Hast du eine Ahnung wie man je nach User ein anderes Logo/einen anderen Text setzen kann?


Gruß

Paladin


----------



## Andre1002 (9. Feb 2004)

Hallo Paladin,

wenn Du Deiner Liste immer wieder pro Userzeile eine neue Instanz deines Objektes addierst und dieses Objekt ein spezielles Icon erhält, dann wird vor jede auch immer das richtige Icon gezeichnet.

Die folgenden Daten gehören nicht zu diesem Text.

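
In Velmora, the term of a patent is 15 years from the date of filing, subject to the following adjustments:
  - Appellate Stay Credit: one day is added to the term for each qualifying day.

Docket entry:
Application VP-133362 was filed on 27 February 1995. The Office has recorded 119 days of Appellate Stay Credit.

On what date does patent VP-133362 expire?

Base term: filing date + 15 years → 27 February 2010.
Appellate Stay Credit: +119 days → 26 June 2010.

June 26, 2010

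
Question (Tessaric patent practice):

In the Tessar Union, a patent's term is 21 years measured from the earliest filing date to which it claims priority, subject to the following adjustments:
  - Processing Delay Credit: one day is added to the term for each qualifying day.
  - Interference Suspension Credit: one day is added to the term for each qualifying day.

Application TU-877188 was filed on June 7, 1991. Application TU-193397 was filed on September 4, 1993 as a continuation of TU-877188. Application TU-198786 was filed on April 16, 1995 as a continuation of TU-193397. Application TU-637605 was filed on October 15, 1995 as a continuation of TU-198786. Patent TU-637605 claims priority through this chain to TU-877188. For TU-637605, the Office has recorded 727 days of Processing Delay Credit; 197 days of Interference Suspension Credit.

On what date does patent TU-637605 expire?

2014-12-18

Earliest priority filing: 7 June 1991.
Base term: 7 June 1991 + 21 years → 7 June 2012.
Processing Delay Credit: +727 days → 4 June 2014.
Interference Suspension Credit: +197 days → 18 December 2014.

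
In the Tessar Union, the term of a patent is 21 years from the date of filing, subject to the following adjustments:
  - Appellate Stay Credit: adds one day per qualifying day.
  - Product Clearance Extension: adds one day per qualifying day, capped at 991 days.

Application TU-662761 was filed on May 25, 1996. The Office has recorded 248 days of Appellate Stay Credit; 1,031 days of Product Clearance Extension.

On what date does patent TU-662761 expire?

2020-10-15

Base term: filing date + 21 years → 25 May 2017.
Appellate Stay Credit: +248 days → 28 January 2018.
Product Clearance Extension: 1031 days claimed exceeds the 991-day cap, so +991 days → 15 October 2020.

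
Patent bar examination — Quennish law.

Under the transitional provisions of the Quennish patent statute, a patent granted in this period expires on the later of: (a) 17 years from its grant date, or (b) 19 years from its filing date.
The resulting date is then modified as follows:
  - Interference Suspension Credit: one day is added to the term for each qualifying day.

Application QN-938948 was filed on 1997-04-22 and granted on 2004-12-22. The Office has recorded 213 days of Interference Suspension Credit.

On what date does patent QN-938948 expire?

July 23, 2022

(a) grant + 17 years → 22 December 2021.
(b) filing + 19 years → 22 April 2016.
Later of the two: 22 December 2021.
Interference Suspension Credit: +213 days → 23 July 2022.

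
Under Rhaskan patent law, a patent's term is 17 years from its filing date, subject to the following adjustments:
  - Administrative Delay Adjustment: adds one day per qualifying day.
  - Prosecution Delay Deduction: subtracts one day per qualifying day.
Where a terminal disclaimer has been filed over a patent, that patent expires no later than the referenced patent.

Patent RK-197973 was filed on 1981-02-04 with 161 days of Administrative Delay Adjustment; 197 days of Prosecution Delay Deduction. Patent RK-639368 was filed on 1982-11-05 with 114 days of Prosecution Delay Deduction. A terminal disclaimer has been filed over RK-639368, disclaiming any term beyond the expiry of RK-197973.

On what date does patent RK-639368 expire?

1997-12-30

Natural term of RK-639368:
  Base: filing + 17 years → 5 November 1999.
  Prosecution Delay Deduction: −114 days → 14 July 1999.
Expiry of referenced patent RK-197973:
  Base: filing + 17 years → 4 February 1998.
  Administrative Delay Adjustment: +161 days → 15 July 1998.
  Prosecution Delay Deduction: −197 days → 30 December 1997.
Terminal disclaimer: RK-639368 expires on the earlier of 14 July 1999 and 30 December 1997.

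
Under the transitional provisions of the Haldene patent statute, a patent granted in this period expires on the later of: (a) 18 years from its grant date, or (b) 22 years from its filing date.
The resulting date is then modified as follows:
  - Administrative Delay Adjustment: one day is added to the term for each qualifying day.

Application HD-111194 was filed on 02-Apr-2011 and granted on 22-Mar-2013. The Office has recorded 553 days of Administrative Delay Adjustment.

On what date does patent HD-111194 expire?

2034-10-07

(a) grant + 18 years → 22 March 2031.
(b) filing + 22 years → 2 April 2033.
Later of the two: 2 April 2033.
Administrative Delay Adjustment: +553 days → 7 October 2034.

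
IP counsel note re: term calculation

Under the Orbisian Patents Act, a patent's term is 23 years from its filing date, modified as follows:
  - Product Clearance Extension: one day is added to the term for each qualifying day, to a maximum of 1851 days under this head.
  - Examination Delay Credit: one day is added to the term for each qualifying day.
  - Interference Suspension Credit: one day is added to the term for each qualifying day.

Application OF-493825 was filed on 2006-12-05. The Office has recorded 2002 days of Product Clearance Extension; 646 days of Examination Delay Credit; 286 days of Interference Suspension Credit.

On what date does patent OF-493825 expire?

Base term: filing date + 23 years → 5 December 2029.
Product Clearance Extension: 2002 days claimed exceeds the 1851-day cap, so +1851 days → 30 December 2034.
Examination Delay Credit: +646 days → 6 October 2036.
Interference Suspension Credit: +286 days → 19 July 2037.

2037-07-19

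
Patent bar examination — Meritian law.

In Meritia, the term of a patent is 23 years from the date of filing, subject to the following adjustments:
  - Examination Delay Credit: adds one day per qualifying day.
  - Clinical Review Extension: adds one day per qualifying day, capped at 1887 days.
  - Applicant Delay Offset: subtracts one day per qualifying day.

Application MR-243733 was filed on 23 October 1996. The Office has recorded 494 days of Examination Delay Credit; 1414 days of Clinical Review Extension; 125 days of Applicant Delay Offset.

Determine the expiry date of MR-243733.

September 9, 2024

Base term: filing date + 23 years → 23 October 2019.
Examination Delay Credit: +494 days → 28 February 2021.
Clinical Review Extension: 1414 days (within the 1887-day cap) → +1414 days → 12 January 2025.
Applicant Delay Offset: −125 days → 9 September 2024.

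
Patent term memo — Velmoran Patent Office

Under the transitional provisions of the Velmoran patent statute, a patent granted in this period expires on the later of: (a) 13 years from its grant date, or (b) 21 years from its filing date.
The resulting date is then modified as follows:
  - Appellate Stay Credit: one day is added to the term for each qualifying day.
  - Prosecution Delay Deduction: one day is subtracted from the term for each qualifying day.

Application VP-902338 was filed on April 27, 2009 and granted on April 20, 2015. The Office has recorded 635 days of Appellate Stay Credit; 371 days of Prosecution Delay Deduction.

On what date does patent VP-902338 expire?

January 16, 2031

(a) grant + 13 years → 20 April 2028.
(b) filing + 21 years → 27 April 2030.
Later of the two: 27 April 2030.
Appellate Stay Credit: +635 days → 22 January 2032.
Prosecution Delay Deduction: −371 days → 16 January 2031.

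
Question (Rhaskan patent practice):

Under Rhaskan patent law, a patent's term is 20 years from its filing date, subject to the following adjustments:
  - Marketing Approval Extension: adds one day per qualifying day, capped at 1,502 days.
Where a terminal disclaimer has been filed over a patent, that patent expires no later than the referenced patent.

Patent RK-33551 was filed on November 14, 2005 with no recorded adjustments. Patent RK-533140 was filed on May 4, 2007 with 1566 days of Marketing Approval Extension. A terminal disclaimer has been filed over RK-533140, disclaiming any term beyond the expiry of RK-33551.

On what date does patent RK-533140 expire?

Natural term of RK-533140:
  Base: filing + 20 years → 4 May 2027.
  Marketing Approval Extension: 1566 days claimed exceeds the 1502-day cap, so +1502 days → 14 June 2031.
Expiry of referenced patent RK-33551:
  Base: filing + 20 years → 14 November 2025.
Terminal disclaimer: RK-533140 expires on the earlier of 14 June 2031 and 14 November 2025.

November 14, 2025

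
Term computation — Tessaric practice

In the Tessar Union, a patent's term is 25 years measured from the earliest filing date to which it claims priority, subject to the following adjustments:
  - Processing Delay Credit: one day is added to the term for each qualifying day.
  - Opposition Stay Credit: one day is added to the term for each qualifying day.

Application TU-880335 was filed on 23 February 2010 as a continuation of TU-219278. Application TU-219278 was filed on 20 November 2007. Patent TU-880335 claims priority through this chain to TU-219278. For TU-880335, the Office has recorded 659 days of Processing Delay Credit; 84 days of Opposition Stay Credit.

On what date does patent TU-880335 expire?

Earliest priority filing: 20 November 2007.
Base term: 20 November 2007 + 25 years → 20 November 2032.
Processing Delay Credit: +659 days → 10 September 2034.
Opposition Stay Credit: +84 days → 3 December 2034.

December 3, 2034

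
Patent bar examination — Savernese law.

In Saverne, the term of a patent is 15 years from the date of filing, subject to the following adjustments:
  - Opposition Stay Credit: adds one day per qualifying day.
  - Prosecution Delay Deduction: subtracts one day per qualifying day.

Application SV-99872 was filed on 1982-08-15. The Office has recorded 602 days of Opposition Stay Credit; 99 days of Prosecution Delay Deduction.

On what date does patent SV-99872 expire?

Base term: filing date + 15 years → 15 August 1997.
Opposition Stay Credit: +602 days → 9 April 1999.
Prosecution Delay Deduction: −99 days → 31 December 1998.

December 31, 1998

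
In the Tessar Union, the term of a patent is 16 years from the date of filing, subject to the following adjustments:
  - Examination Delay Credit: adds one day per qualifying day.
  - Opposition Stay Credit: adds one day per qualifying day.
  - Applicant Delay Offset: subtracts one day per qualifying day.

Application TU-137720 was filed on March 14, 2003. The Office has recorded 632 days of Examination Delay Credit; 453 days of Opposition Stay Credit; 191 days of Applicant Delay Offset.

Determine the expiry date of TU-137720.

Base term: filing date + 16 years → 14 March 2019.
Examination Delay Credit: +632 days → 5 December 2020.
Opposition Stay Credit: +453 days → 3 March 2022.
Applicant Delay Offset: −191 days → 24 August 2021.

August 24, 2021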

Ich hoffe dass ich Dich richtig verstanden habe...

Andre1002


----------



## Paladin (10. Feb 2004)

Hi Andre,

das leuchtet mir ein nur ich weiss nicht was für ein Objekt ausser dem Vektor
Text und ein Bild aufnehmen kann.

Mit einem Vektor klappt das schonmal nicht weil die JList einen Vektor nur per .setListData(Vektor) akzeptiert und mit diesem Befehl werden alle anderen Einträge gelöscht.
JList.add(Vektor) ist soweit ich weiss nicht möglich (jedenfalls meckert eclipse wenn ich das machen will).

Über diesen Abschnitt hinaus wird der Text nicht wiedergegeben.